September 17, 2010 Domaine Ostertag
Domaine Ostertag Muenchberg
Domaine Ostertag Muenchberg 2006
The colour is golden honey. And what most strikes the other senses is a sophisticated floral/mineral interplay. At moments there are notes of pepper, of petroleum, of flower petals, without ever losing the clarity of the fruit. A slightly oiled juiciness cut by citrus. Overall, a suave yet appetizing wine. Transported several thousand kilometres to lie against the twisted foreign branches of a weeping pea shrub, the wine remains graceful. Classy. $$
Domaine Ostertag is located in the northern reaches of Alsace, at the village of Epfig, and somewhat off the tourist wine map. The vineyards total just 13 hectares, made up of 100+ parcels in five villages. Among them is the grand cru Muenchberg, with a wine history that dates to the time of Cistercian monks in the 12th century. The present winery came into existence only in recent times, in 1966, started by the Ostertag family from Germany.
The second-generation winemaker behind the domaine is ANDRÉ OSTERTAG. Something of a radical upstart when he assumed control in the 1980s, he came with a wine education acquired in Burgundy, having fallen under the notable influence of Dominique Lafon.
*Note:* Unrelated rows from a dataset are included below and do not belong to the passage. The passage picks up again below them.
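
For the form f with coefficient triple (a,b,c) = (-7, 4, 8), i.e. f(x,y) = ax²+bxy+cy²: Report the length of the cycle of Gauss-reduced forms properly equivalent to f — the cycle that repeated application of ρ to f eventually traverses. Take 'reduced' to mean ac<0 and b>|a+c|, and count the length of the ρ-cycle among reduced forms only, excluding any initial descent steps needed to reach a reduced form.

D = 240, ⌊√D⌋ = 15
river: ρ → (8,12,-3)
river: ρ → (-3,12,8)
river: ρ → (8,4,-7)
river: ρ → (-7,10,5)
river: ρ → (5,10,-7)
river: ρ → (-7,4,8)
ρ-cycle length = 6 (tail of 0 descent steps not counted)

6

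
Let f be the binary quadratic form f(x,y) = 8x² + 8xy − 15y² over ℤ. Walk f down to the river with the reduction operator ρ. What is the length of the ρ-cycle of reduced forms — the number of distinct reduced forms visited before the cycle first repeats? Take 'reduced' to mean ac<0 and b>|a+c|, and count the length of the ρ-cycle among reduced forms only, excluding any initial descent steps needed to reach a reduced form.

D = 544, ⌊√D⌋ = 23
river: ρ → (-15,22,1)
river: ρ → (1,22,-15)
river: ρ → (-15,8,8)
river: ρ → (8,8,-15)
ρ-cycle length = 4 (tail of 0 descent steps not counted)

4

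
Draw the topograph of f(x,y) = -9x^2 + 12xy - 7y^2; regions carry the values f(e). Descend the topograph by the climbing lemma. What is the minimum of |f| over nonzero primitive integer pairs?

translate: b→6 (≡-12 mod 18), so (9,-12,7)→(9,6,4)
flip: (9,6,4)→(4,-6,9)
translate: b→2 (≡-6 mod 8), so (4,-6,9)→(4,2,7)
reduced (well bottom): (4,2,7) with a≤c, −a<b≤a
well minimum |f| = |-4| = 4 (negative-definite)

4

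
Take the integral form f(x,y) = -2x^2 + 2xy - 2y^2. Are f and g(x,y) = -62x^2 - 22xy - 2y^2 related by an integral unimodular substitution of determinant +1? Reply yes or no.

D₁ = -12, D₂ = -12
f is negative-definite; reduce −f:
−f: translate: b→2 (≡-2 mod 4), so (2,-2,2)→(2,2,2)
−f: reduced (well bottom): (2,2,2) with a≤c, −a<b≤a
flip sign back: reduced form of f is (-2,-2,-2)
g is negative-definite; reduce −g:
−g: flip: (62,22,2)→(2,-22,62)
−g: translate: b→2 (≡-22 mod 4), so (2,-22,62)→(2,2,2)
−g: reduced (well bottom): (2,2,2) with a≤c, −a<b≤a
flip sign back: reduced form of g is (-2,-2,-2)
reduced forms (-2, -2, -2) vs (-2, -2, -2) ⇒ equivalent

yes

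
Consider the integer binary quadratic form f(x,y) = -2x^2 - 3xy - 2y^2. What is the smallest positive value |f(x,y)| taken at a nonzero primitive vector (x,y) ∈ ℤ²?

translate: b→-1 (≡3 mod 4), so (2,3,2)→(2,-1,1)
flip: (2,-1,1)→(1,1,2)
reduced (well bottom): (1,1,2) with a≤c, −a<b≤a
well minimum |f| = |-1| = 1 (negative-definite)

1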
He reasoned that since some of his grapes were Burgundian varietals, they could benefit from new oak barriques (something practically unheard of in Alsace)… although the presence of oak is never more than subtle. Rather, the wines have became noted for their finesse, their dryness and superior mouthfeel. And, not to stretch a point, for a profoundness not common in Alsace. Ostertag added to the number of his detractors in 1998 with his conversion to biodynamics. A free-thinker with a deep-seated enthusiasm for terroir, he has become one of the foremost winemakers in the region.
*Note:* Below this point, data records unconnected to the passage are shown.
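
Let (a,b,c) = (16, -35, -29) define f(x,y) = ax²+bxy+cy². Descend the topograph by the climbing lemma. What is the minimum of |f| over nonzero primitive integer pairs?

descent: ρ → (-29,35,16)  [lands on river]
river: ρ → (16,29,-35)
river: ρ → (-35,41,10)
river: ρ → (10,39,-39)
river: ρ → (-39,39,10)
river: ρ → (10,41,-35)
river: ρ → (-35,29,16)
river: ρ → (16,35,-29)
river: ρ → (-29,23,22)
river: ρ → (22,21,-30)
river: ρ → (-30,39,13)
river: ρ → (13,39,-30)
river: ρ → (-30,21,22)
river: ρ → (22,23,-29)
closes: descent 1, river 14
min |a| on river = 10

10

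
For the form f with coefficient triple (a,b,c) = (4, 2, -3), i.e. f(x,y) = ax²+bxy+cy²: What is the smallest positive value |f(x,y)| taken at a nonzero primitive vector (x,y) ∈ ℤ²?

river: ρ → (-3,4,3)
river: ρ → (3,2,-4)
river: ρ → (-4,6,1)
river: ρ → (1,6,-4)
river: ρ → (-4,2,3)
river: ρ → (3,4,-3)
river: ρ → (-3,2,4)
river: ρ → (4,6,-1)
river: ρ → (-1,6,4)
river: ρ → (4,2,-3)
closes: descent 0, river 10
min |a| on river = 1

1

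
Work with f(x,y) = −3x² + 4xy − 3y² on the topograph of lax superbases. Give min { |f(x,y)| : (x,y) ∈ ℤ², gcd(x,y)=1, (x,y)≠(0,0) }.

translate: b→2 (≡-4 mod 6), so (3,-4,3)→(3,2,2)
flip: (3,2,2)→(2,-2,3)
translate: b→2 (≡-2 mod 4), so (2,-2,3)→(2,2,3)
reduced (well bottom): (2,2,3) with a≤c, −a<b≤a
well minimum |f| = |-2| = 2 (negative-definite)

2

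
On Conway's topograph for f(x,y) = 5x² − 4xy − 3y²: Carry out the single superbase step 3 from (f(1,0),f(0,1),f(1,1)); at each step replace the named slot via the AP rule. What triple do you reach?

start (5,-3,-2) = (f(1,0),f(0,1),f(1,1))
replace slot 3: 2·(5+(-3)) − (-2) = 6 → (5,-3,6)

5,-3,6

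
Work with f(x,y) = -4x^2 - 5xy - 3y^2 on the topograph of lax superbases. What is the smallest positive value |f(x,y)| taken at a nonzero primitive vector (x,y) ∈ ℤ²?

translate: b→-3 (≡5 mod 8), so (4,5,3)→(4,-3,2)
flip: (4,-3,2)→(2,3,4)
translate: b→-1 (≡3 mod 4), so (2,3,4)→(2,-1,3)
reduced (well bottom): (2,-1,3) with a≤c, −a<b≤a
well minimum |f| = |-2| = 2 (negative-definite)

2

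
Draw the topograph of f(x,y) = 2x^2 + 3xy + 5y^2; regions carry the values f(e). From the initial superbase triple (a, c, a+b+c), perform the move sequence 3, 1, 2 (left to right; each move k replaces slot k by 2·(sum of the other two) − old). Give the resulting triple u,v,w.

start (2,5,10) = (f(1,0),f(0,1),f(1,1))
replace slot 3: 2·(2+5) − 10 = 4 → (2,5,4)
replace slot 1: 2·(5+4) − 2 = 16 → (16,5,4)
replace slot 2: 2·(16+4) − 5 = 35 → (16,35,4)

16,35,4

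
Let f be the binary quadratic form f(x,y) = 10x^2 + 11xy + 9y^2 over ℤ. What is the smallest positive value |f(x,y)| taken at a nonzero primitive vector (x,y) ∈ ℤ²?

translate: b→-9 (≡11 mod 20), so (10,11,9)→(10,-9,8)
flip: (10,-9,8)→(8,9,10)
translate: b→-7 (≡9 mod 16), so (8,9,10)→(8,-7,9)
reduced (well bottom): (8,-7,9) with a≤c, −a<b≤a
well minimum = a = 8

8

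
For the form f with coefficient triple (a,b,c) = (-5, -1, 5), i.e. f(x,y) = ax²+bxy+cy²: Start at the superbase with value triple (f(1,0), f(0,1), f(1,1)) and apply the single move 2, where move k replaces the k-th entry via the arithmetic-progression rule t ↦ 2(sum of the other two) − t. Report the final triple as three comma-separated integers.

start (-5,5,-1) = (f(1,0),f(0,1),f(1,1))
replace slot 2: 2·((-5)+(-1)) − 5 = -17 → (-5,-17,-1)

-5,-17,-1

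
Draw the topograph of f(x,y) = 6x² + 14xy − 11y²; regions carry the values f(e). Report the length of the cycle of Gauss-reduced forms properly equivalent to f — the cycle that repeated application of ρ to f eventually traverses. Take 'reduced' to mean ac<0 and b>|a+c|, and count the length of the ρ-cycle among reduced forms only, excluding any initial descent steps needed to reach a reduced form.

D = 460, ⌊√D⌋ = 21
river: ρ → (-11,8,9)
river: ρ → (9,10,-10)
river: ρ → (-10,10,9)
river: ρ → (9,8,-11)
river: ρ → (-11,14,6)
river: ρ → (6,10,-15)
river: ρ → (-15,20,1)
river: ρ → (1,20,-15)
river: ρ → (-15,10,6)
river: ρ → (6,14,-11)
ρ-cycle length = 10 (tail of 0 descent steps not counted)

10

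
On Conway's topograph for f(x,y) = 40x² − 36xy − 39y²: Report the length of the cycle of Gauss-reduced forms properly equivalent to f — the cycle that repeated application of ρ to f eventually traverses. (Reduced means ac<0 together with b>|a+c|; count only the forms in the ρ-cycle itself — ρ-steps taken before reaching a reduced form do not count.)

D = 7536, ⌊√D⌋ = 86
descent: ρ → (-39,36,40)  [lands on river]
river: ρ → (40,44,-35)
river: ρ → (-35,26,49)
river: ρ → (49,72,-12)
river: ρ → (-12,72,49)
river: ρ → (49,26,-35)
river: ρ → (-35,44,40)
river: ρ → (40,36,-39)
river: ρ → (-39,42,37)
river: ρ → (37,32,-44)
river: ρ → (-44,56,25)
river: ρ → (25,44,-56)
river: ρ → (-56,68,13)
river: ρ → (13,62,-71)
river: ρ → (-71,80,4)
river: ρ → (4,80,-71)
river: ρ → (-71,62,13)
river: ρ → (13,68,-56)
river: ρ → (-56,44,25)
river: ρ → (25,56,-44)
river: ρ → (-44,32,37)
river: ρ → (37,42,-39)
ρ-cycle length = 22 (tail of 1 descent step not counted)

22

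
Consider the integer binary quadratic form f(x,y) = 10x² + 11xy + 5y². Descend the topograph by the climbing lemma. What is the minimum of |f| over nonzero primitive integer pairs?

translate: b→-9 (≡11 mod 20), so (10,11,5)→(10,-9,4)
flip: (10,-9,4)→(4,9,10)
translate: b→1 (≡9 mod 8), so (4,9,10)→(4,1,5)
reduced (well bottom): (4,1,5) with a≤c, −a<b≤a
well minimum = a = 4

4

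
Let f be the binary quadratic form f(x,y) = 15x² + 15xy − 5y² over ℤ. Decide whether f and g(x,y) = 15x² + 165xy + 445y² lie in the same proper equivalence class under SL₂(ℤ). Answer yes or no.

D₁ = 525, D₂ = 525
river cycle of f (length 2): (-5, 15, 15), (15, 15, -5)
river cycle of g (length 2): (15, 15, -5), (-5, 15, 15)
cycles coincide ⇒ equivalent

yes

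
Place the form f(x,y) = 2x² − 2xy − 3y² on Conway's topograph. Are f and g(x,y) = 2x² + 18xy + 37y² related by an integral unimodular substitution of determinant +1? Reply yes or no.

D₁ = 28, D₂ = 28
river cycle of f (length 4): (-3, 2, 2), (2, 2, -3), (-3, 4, 1), (1, 4, -3)
river cycle of g (length 4): (2, 2, -3), (-3, 4, 1), (1, 4, -3), (-3, 2, 2)
cycles coincide ⇒ equivalent

yes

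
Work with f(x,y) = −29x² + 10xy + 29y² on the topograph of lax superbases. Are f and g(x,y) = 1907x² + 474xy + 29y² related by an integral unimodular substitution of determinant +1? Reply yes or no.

D₁ = 3464, D₂ = 3464
river cycle of f (length 10): (29, 48, -10), (-10, 52, 19), (19, 24, -38), (-38, 52, 5), (5, 58, -5), (-5, 52, 38), (38, 24, -19), (-19, 52, 10), (10, 48, -29), (-29, 10, 29)
river cycle of g (length 10): (29, 48, -10), (-10, 52, 19), (19, 24, -38), (-38, 52, 5), (5, 58, -5), (-5, 52, 38), (38, 24, -19), (-19, 52, 10), (10, 48, -29), (-29, 10, 29)
cycles coincide ⇒ equivalent

yes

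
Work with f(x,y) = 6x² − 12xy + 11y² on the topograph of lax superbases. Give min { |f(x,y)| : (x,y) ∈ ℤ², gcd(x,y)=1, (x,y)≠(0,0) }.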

Yet he is generally soft-spoken, with the mind and intuitive talent of an artist. He has turned his mind to creating poetry and environmental installation art when he finds time away from the vineyards. It is the art of his wife, Christine Colin, which enhances the wine labels of the domaine. (The vine image for the Muenchberg wines represents the dynamics of earth and sky in the vineyard.) Together they have published the artist book AmpélographicA (Voix Éditions).
Ostertag makes 17 different wines. These he divides into three categories: Vins de Fruit, Vins de Pierre, and Vins de Temps. The Muenchberg falls into the middle category — terroir-specific and with a strong mineral sense, and often a 20-year life span. Whatever the wines, they are marked by an individual style. At Domaine Ostertag the boundary between wine and art has faded. Much to our pleasure.